Land van onvrijheid: Trumps dystopische detentiebeleid kent een lange geschiedenis

Ik weet niet hoe het met u zit, maar het nieuws blijft me stress bezorgen. Ambtenaren van de regering-Trump gebruiken elk excuus dat ze maar kunnen bedenken om mensen vast te houden en te deporteren wier standpunten – of wier bestaan op Amerikaanse bodem – hun agenda lijken te bedreigen.

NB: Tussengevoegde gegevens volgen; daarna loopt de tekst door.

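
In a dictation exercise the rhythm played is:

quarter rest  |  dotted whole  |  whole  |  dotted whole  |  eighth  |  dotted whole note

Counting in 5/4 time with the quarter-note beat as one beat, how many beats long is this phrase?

23.5

One quarter-note beat = 2 eighth notes.
Each duration in eighth notes: quarter rest = 2; dotted whole = 12; whole = 8; dotted whole = 12; eighth = 1; dotted whole note = 12.
Adding: 2 + 12 + 8 + 12 + 1 + 12 = 47.
47 ÷ 2 = 23.5 beats.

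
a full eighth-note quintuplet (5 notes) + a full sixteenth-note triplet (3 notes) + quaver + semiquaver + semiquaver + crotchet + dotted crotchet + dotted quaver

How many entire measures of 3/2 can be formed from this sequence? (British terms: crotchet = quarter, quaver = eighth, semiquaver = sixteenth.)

One bar of 3/2 = 24 sixteenth notes.
Working in sixteenth notes: a full eighth-note quintuplet (5 notes) (five quintuplet eighths span one half) = 8; a full sixteenth-note triplet (3 notes) (three triplet sixteenths span one eighth) = 2; quaver = 2; semiquaver = 1; semiquaver = 1; crotchet = 4; dotted crotchet = 6; dotted quaver = 3.
Sum: 8 + 2 + 2 + 1 + 1 + 4 + 6 + 3 = 27.
27 ÷ 24 = 1 complete bar with 3 left over.

1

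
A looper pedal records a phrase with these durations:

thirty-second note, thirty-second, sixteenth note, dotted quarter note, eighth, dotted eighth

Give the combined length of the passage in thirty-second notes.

26

Express everything in thirty-second notes: thirty-second note = 1; thirty-second = 1; sixteenth note = 2; dotted quarter note = 12; eighth = 4; dotted eighth = 6.
Altogether 1 + 1 + 2 + 12 + 4 + 6 = 26 thirty-second notes.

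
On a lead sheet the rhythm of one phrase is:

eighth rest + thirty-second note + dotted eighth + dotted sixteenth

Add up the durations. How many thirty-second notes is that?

Working in thirty-second notes: eighth rest = 4; thirty-second note = 1; dotted eighth = 6; dotted sixteenth = 3.
Adding: 4 + 1 + 6 + 3 = 14 thirty-second notes.

14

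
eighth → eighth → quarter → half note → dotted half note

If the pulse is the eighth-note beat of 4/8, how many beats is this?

14

One eighth-note beat = 2 sixteenth notes.
Express everything in sixteenth notes: eighth = 2; eighth = 2; quarter = 4; half note = 8; dotted half note = 12.
Sum: 2 + 2 + 4 + 8 + 12 = 28.
28 ÷ 2 = 14 beats.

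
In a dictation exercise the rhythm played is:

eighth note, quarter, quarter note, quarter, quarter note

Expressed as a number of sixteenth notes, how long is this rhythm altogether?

18

Each duration in sixteenth notes: eighth note = 2; quarter = 4; quarter note = 4; quarter = 4; quarter note = 4.
Total: 2 + 4 + 4 + 4 + 4 = 18 sixteenth notes.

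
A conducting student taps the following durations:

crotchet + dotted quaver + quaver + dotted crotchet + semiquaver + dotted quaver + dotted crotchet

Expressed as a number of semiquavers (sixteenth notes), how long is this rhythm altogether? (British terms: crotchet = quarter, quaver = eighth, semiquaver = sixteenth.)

25

Convert each value to sixteenth notes: crotchet = 4; dotted quaver = 3; quaver = 2; dotted crotchet = 6; semiquaver = 1; dotted quaver = 3; dotted crotchet = 6.
Total: 4 + 3 + 2 + 6 + 1 + 3 + 6 = 25 sixteenth notes.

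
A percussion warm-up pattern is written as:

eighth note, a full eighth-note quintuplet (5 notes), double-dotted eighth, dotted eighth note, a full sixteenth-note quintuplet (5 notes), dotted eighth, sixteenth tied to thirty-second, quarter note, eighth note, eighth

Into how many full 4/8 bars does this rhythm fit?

One bar of 4/8 = 16 thirty-second notes.
Express everything in thirty-second notes: eighth note = 4; a full eighth-note quintuplet (5 notes) (five quintuplet eighths span one half) = 16; double-dotted eighth = 7; dotted eighth note = 6; a full sixteenth-note quintuplet (5 notes) (five quintuplet sixteenths span one quarter) = 8; dotted eighth = 6; sixteenth tied to thirty-second (sixteenth + thirty-second) = 3; quarter note = 8; eighth note = 4; eighth = 4.
Adding: 4 + 16 + 7 + 6 + 8 + 6 + 3 + 8 + 4 + 4 = 66.
66 ÷ 16 = 4 complete bars with 2 left over.

4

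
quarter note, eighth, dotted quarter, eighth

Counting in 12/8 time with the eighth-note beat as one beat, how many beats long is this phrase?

One eighth-note beat = 2 sixteenth notes.
Working in sixteenth notes: quarter note = 4; eighth = 2; dotted quarter = 6; eighth = 2.
Sum: 4 + 2 + 6 + 2 = 14.
14 ÷ 2 = 7 beats.

7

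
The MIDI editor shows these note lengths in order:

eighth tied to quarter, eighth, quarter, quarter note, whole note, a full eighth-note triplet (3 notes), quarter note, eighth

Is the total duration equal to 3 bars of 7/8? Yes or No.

One bar of 7/8 = 7 eighth notes, so 3 bars = 21.
Working in eighth notes: eighth tied to quarter (eighth + quarter) = 3; eighth = 1; quarter = 2; quarter note = 2; whole note = 8; a full eighth-note triplet (3 notes) (three triplet eighths span one quarter) = 2; quarter note = 2; eighth = 1.
Adding: 3 + 1 + 2 + 2 + 8 + 2 + 2 + 1 = 21.
21 equals 21, so the answer is Yes.

Yes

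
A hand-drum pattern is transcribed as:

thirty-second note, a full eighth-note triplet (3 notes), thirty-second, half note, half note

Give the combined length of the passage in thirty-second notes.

42

In thirty-second notes: thirty-second note = 1; a full eighth-note triplet (3 notes) (three triplet eighths span one quarter) = 8; thirty-second = 1; half note = 16; half note = 16.
Sum: 1 + 8 + 1 + 16 + 16 = 42 thirty-second notes.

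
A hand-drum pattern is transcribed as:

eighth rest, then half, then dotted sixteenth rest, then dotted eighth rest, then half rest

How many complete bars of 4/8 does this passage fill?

2

One bar of 4/8 = 16 thirty-second notes.
In thirty-second notes: eighth rest = 4; half = 16; dotted sixteenth rest = 3; dotted eighth rest = 6; half rest = 16.
Adding: 4 + 16 + 3 + 6 + 16 = 45.
45 ÷ 16 = 2 complete bars with 13 left over.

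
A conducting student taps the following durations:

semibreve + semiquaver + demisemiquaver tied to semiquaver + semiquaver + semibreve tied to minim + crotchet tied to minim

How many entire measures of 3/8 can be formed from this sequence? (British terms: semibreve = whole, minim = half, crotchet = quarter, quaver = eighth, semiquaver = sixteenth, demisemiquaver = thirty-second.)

One bar of 3/8 = 12 thirty-second notes.
Each duration in thirty-second notes: semibreve = 32; semiquaver = 2; demisemiquaver tied to semiquaver (demisemiquaver + semiquaver) = 3; semiquaver = 2; semibreve tied to minim (semibreve + minim) = 48; crotchet tied to minim (crotchet + minim) = 24.
Sum: 32 + 2 + 3 + 2 + 48 + 24 = 111.
111 ÷ 12 = 9 complete bars with 3 left over.

9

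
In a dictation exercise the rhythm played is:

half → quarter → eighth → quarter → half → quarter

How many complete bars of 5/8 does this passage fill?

One bar of 5/8 = 5 eighth notes.
Convert each value to eighth notes: half = 4; quarter = 2; eighth = 1; quarter = 2; half = 4; quarter = 2.
Adding: 4 + 2 + 1 + 2 + 4 + 2 = 15.
15 ÷ 5 = 3 complete bars with 0 left over.

3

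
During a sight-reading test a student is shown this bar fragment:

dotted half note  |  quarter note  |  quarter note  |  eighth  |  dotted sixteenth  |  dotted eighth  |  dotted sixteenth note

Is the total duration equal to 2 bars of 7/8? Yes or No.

Yes

One bar of 7/8 = 28 thirty-second notes, so 2 bars = 56.
In thirty-second notes: dotted half note = 24; quarter note = 8; quarter note = 8; eighth = 4; dotted sixteenth = 3; dotted eighth = 6; dotted sixteenth note = 3.
Sum: 24 + 8 + 8 + 4 + 3 + 6 + 3 = 56.
56 equals 56, so the answer is Yes.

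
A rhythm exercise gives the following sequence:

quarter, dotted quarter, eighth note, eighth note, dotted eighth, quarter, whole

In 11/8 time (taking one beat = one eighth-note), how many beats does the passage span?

One eighth-note beat = 2 sixteenth notes.
Express everything in sixteenth notes: quarter = 4; dotted quarter = 6; eighth note = 2; eighth note = 2; dotted eighth = 3; quarter = 4; whole = 16.
Altogether 4 + 6 + 2 + 2 + 3 + 4 + 16 = 37.
37 ÷ 2 = 18.5 beats.

18.5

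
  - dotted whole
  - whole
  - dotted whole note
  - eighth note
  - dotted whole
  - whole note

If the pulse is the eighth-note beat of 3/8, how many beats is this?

53

One eighth-note beat = 2 sixteenth notes.
Express everything in sixteenth notes: dotted whole = 24; whole = 16; dotted whole note = 24; eighth note = 2; dotted whole = 24; whole note = 16.
Sum: 24 + 16 + 24 + 2 + 24 + 16 = 106.
106 ÷ 2 = 53 beats.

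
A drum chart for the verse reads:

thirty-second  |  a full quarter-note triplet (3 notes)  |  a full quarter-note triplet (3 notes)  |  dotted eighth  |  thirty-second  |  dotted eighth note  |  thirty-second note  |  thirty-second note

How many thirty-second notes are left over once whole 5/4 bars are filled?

One bar of 5/4 = 40 thirty-second notes.
Express everything in thirty-second notes: thirty-second = 1; a full quarter-note triplet (3 notes) (three triplet quarters span one half) = 16; a full quarter-note triplet (3 notes) (three triplet quarters span one half) = 16; dotted eighth = 6; thirty-second = 1; dotted eighth note = 6; thirty-second note = 1; thirty-second note = 1.
Sum: 1 + 16 + 16 + 6 + 1 + 6 + 1 + 1 = 48.
48 ÷ 40 = 1 complete bar with 8 thirty-second notes remaining.

8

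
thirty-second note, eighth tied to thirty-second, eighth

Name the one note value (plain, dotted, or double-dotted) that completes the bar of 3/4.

double-dotted quarter note

The bar of 3/4 = 24 thirty-second notes.
Convert each value to thirty-second notes: thirty-second note = 1; eighth tied to thirty-second (eighth + thirty-second) = 5; eighth = 4.
Sum: 1 + 5 + 4 = 10.
Remaining: 24 − 10 = 14 thirty-second notes, which is a double-dotted quarter note.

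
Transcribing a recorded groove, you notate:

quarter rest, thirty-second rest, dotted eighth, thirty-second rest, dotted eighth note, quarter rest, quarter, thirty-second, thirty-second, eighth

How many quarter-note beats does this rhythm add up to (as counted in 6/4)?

5.5

One quarter-note beat = 8 thirty-second notes.
In thirty-second notes: quarter rest = 8; thirty-second rest = 1; dotted eighth = 6; thirty-second rest = 1; dotted eighth note = 6; quarter rest = 8; quarter = 8; thirty-second = 1; thirty-second = 1; eighth = 4.
Altogether 8 + 1 + 6 + 1 + 6 + 8 + 8 + 1 + 1 + 4 = 44.
44 ÷ 8 = 5.5 beats.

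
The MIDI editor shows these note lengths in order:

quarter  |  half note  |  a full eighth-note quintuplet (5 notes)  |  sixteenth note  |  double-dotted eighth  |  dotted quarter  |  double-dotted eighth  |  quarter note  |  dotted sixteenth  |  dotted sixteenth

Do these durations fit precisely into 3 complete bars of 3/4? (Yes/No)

No

One bar of 3/4 = 24 thirty-second notes, so 3 bars = 72.
Express everything in thirty-second notes: quarter = 8; half note = 16; a full eighth-note quintuplet (5 notes) (five quintuplet eighths span one half) = 16; sixteenth note = 2; double-dotted eighth = 7; dotted quarter = 12; double-dotted eighth = 7; quarter note = 8; dotted sixteenth = 3; dotted sixteenth = 3.
Sum: 8 + 16 + 16 + 2 + 7 + 12 + 7 + 8 + 3 + 3 = 82.
82 exceeds 72, so the answer is No.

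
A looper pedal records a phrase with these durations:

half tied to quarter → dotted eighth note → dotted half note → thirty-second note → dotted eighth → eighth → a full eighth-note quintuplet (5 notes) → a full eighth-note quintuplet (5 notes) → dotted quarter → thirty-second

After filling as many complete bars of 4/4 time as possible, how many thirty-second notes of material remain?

One bar of 4/4 = 32 thirty-second notes.
Working in thirty-second notes: half tied to quarter (half + quarter) = 24; dotted eighth note = 6; dotted half note = 24; thirty-second note = 1; dotted eighth = 6; eighth = 4; a full eighth-note quintuplet (5 notes) (five quintuplet eighths span one half) = 16; a full eighth-note quintuplet (5 notes) (five quintuplet eighths span one half) = 16; dotted quarter = 12; thirty-second = 1.
Total: 24 + 6 + 24 + 1 + 6 + 4 + 16 + 16 + 12 + 1 = 110.
110 ÷ 32 = 3 complete bars with 14 thirty-second notes remaining.

14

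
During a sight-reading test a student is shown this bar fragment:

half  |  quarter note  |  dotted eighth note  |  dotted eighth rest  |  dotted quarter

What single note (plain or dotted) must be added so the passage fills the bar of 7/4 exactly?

quarter note

The bar of 7/4 = 28 sixteenth notes.
Express everything in sixteenth notes: half = 8; quarter note = 4; dotted eighth note = 3; dotted eighth rest = 3; dotted quarter = 6.
Total: 8 + 4 + 3 + 3 + 6 = 24.
Remaining: 28 − 24 = 4 sixteenth notes, which is a quarter note.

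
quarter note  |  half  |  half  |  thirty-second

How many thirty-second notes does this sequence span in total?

In thirty-second notes: quarter note = 8; half = 16; half = 16; thirty-second = 1.
Total: 8 + 16 + 16 + 1 = 41 thirty-second notes.

41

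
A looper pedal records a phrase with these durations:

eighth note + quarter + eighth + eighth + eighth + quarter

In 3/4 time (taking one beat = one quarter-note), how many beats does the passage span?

One quarter-note beat = 2 eighth notes.
Convert each value to eighth notes: eighth note = 1; quarter = 2; eighth = 1; eighth = 1; eighth = 1; quarter = 2.
Altogether 1 + 2 + 1 + 1 + 1 + 2 = 8.
8 ÷ 2 = 4 beats.

4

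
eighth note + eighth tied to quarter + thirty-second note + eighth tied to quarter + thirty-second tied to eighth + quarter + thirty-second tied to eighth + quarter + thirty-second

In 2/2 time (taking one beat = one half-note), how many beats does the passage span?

One half-note beat = 16 thirty-second notes.
Working in thirty-second notes: eighth note = 4; eighth tied to quarter (eighth + quarter) = 12; thirty-second note = 1; eighth tied to quarter (eighth + quarter) = 12; thirty-second tied to eighth (thirty-second + eighth) = 5; quarter = 8; thirty-second tied to eighth (thirty-second + eighth) = 5; quarter = 8; thirty-second = 1.
Sum: 4 + 12 + 1 + 12 + 5 + 8 + 5 + 8 + 1 = 56.
56 ÷ 16 = 3.5 beats.

3.5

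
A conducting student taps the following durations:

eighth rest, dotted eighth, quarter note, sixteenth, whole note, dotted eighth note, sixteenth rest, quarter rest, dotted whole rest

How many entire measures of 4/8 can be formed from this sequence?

7

One bar of 4/8 = 8 sixteenth notes.
In sixteenth notes: eighth rest = 2; dotted eighth = 3; quarter note = 4; sixteenth = 1; whole note = 16; dotted eighth note = 3; sixteenth rest = 1; quarter rest = 4; dotted whole rest = 24.
Total: 2 + 3 + 4 + 1 + 16 + 3 + 1 + 4 + 24 = 58.
58 ÷ 8 = 7 complete bars with 2 left over.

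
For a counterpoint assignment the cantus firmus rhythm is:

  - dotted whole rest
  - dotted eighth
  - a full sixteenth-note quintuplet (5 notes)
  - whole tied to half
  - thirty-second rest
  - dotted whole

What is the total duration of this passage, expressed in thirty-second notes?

Express everything in thirty-second notes: dotted whole rest = 48; dotted eighth = 6; a full sixteenth-note quintuplet (5 notes) (five quintuplet sixteenths span one quarter) = 8; whole tied to half (whole + half) = 48; thirty-second rest = 1; dotted whole = 48.
Sum: 48 + 6 + 8 + 48 + 1 + 48 = 159 thirty-second notes.

159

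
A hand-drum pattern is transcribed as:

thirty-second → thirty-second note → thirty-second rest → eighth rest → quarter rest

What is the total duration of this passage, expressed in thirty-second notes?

In thirty-second notes: thirty-second = 1; thirty-second note = 1; thirty-second rest = 1; eighth rest = 4; quarter rest = 8.
Sum: 1 + 1 + 1 + 4 + 8 = 15 thirty-second notes.

15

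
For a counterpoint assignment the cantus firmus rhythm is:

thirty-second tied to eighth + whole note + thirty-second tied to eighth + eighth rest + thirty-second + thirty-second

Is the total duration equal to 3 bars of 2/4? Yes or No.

Yes

One bar of 2/4 = 16 thirty-second notes, so 3 bars = 48.
Convert each value to thirty-second notes: thirty-second tied to eighth (thirty-second + eighth) = 5; whole note = 32; thirty-second tied to eighth (thirty-second + eighth) = 5; eighth rest = 4; thirty-second = 1; thirty-second = 1.
Adding: 5 + 32 + 5 + 4 + 1 + 1 = 48.
48 equals 48, so the answer is Yes.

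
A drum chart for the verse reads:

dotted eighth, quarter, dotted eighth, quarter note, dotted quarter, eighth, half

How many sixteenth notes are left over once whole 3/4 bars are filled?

One bar of 3/4 = 12 sixteenth notes.
In sixteenth notes: dotted eighth = 3; quarter = 4; dotted eighth = 3; quarter note = 4; dotted quarter = 6; eighth = 2; half = 8.
Altogether 3 + 4 + 3 + 4 + 6 + 2 + 8 = 30.
30 ÷ 12 = 2 complete bars with 6 sixteenth notes remaining.

6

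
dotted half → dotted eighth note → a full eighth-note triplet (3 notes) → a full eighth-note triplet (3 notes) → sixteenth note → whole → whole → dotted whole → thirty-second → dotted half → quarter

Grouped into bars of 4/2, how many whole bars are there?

3

One bar of 4/2 = 64 thirty-second notes.
Convert each value to thirty-second notes: dotted half = 24; dotted eighth note = 6; a full eighth-note triplet (3 notes) (three triplet eighths span one quarter) = 8; a full eighth-note triplet (3 notes) (three triplet eighths span one quarter) = 8; sixteenth note = 2; whole = 32; whole = 32; dotted whole = 48; thirty-second = 1; dotted half = 24; quarter = 8.
Sum: 24 + 6 + 8 + 8 + 2 + 32 + 32 + 48 + 1 + 24 + 8 = 193.
193 ÷ 64 = 3 complete bars with 1 left over.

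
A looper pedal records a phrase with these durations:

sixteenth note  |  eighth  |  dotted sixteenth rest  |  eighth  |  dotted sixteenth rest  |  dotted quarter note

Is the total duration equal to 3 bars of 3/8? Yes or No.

One bar of 3/8 = 12 thirty-second notes, so 3 bars = 36.
Working in thirty-second notes: sixteenth note = 2; eighth = 4; dotted sixteenth rest = 3; eighth = 4; dotted sixteenth rest = 3; dotted quarter note = 12.
Total: 2 + 4 + 3 + 4 + 3 + 12 = 28.
28 falls short of 36, so the answer is No.

No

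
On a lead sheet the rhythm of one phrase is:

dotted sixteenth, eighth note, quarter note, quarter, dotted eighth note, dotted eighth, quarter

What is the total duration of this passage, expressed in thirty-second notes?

43

Working in thirty-second notes: dotted sixteenth = 3; eighth note = 4; quarter note = 8; quarter = 8; dotted eighth note = 6; dotted eighth = 6; quarter = 8.
Adding: 3 + 4 + 8 + 8 + 6 + 6 + 8 = 43 thirty-second notes.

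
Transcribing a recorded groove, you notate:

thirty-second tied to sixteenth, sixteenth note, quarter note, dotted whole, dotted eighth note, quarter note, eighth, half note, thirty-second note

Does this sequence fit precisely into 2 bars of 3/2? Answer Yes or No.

Yes

One bar of 3/2 = 48 thirty-second notes, so 2 bars = 96.
Express everything in thirty-second notes: thirty-second tied to sixteenth (thirty-second + sixteenth) = 3; sixteenth note = 2; quarter note = 8; dotted whole = 48; dotted eighth note = 6; quarter note = 8; eighth = 4; half note = 16; thirty-second note = 1.
Sum: 3 + 2 + 8 + 48 + 6 + 8 + 4 + 16 + 1 = 96.
96 equals 96, so the answer is Yes.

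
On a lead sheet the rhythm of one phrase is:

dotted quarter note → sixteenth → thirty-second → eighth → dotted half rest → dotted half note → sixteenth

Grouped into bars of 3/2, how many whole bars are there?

One bar of 3/2 = 48 thirty-second notes.
Each duration in thirty-second notes: dotted quarter note = 12; sixteenth = 2; thirty-second = 1; eighth = 4; dotted half rest = 24; dotted half note = 24; sixteenth = 2.
Sum: 12 + 2 + 1 + 4 + 24 + 24 + 2 = 69.
69 ÷ 48 = 1 complete bar with 21 left over.

1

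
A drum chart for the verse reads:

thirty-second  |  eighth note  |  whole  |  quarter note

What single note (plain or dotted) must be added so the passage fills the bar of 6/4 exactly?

The bar of 6/4 = 48 thirty-second notes.
Convert each value to thirty-second notes: thirty-second = 1; eighth note = 4; whole = 32; quarter note = 8.
Adding: 1 + 4 + 32 + 8 = 45.
Remaining: 48 − 45 = 3 thirty-second notes, which is a dotted sixteenth note.

dotted sixteenth note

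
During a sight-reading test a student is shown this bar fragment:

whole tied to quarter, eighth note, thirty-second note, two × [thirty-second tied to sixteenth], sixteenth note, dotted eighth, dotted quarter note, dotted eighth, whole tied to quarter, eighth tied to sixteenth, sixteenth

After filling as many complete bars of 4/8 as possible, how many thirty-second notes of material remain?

One bar of 4/8 = 16 thirty-second notes.
Convert each value to thirty-second notes: whole tied to quarter (whole + quarter) = 40; eighth note = 4; thirty-second note = 1; thirty-second tied to sixteenth (thirty-second + sixteenth) = 3; thirty-second tied to sixteenth (thirty-second + sixteenth) = 3; sixteenth note = 2; dotted eighth = 6; dotted quarter note = 12; dotted eighth = 6; whole tied to quarter (whole + quarter) = 40; eighth tied to sixteenth (eighth + sixteenth) = 6; sixteenth = 2.
Total: 40 + 4 + 1 + 3 + 3 + 2 + 6 + 12 + 6 + 40 + 6 + 2 = 125.
125 ÷ 16 = 7 complete bars with 13 thirty-second notes remaining.

13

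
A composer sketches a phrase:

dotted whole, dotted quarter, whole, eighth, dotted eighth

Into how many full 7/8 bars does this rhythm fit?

One bar of 7/8 = 14 sixteenth notes.
Working in sixteenth notes: dotted whole = 24; dotted quarter = 6; whole = 16; eighth = 2; dotted eighth = 3.
Adding: 24 + 6 + 16 + 2 + 3 = 51.
51 ÷ 14 = 3 complete bars with 9 left over.

3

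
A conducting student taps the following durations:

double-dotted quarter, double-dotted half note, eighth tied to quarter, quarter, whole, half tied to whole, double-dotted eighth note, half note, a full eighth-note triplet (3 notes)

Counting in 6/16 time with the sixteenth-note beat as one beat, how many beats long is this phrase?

86.5

One sixteenth-note beat = 2 thirty-second notes.
Convert each value to thirty-second notes: double-dotted quarter = 14; double-dotted half note = 28; eighth tied to quarter (eighth + quarter) = 12; quarter = 8; whole = 32; half tied to whole (half + whole) = 48; double-dotted eighth note = 7; half note = 16; a full eighth-note triplet (3 notes) (three triplet eighths span one quarter) = 8.
Sum: 14 + 28 + 12 + 8 + 32 + 48 + 7 + 16 + 8 = 173.
173 ÷ 2 = 86.5 beats.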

In maart stuurde de Amerikaanse overheid 238 mannen naar een beruchte Salvadoraanse megagevangenis, waar ze geen contact meer hebben met familieleden of advocaten. Overbevolking en wrede praktijken zoals eenzame opsluiting, of erger, lijken hier schering en inslag. Het ministerie van Binnenlandse Veiligheid gaf weinig details vrij over wie de mannen waren, maar toen ze onder druk werden gezet, beweerden DHS-functionarissen dat de meesten van hen lid waren van Tren de Aragua , een Venezolaanse criminele bende.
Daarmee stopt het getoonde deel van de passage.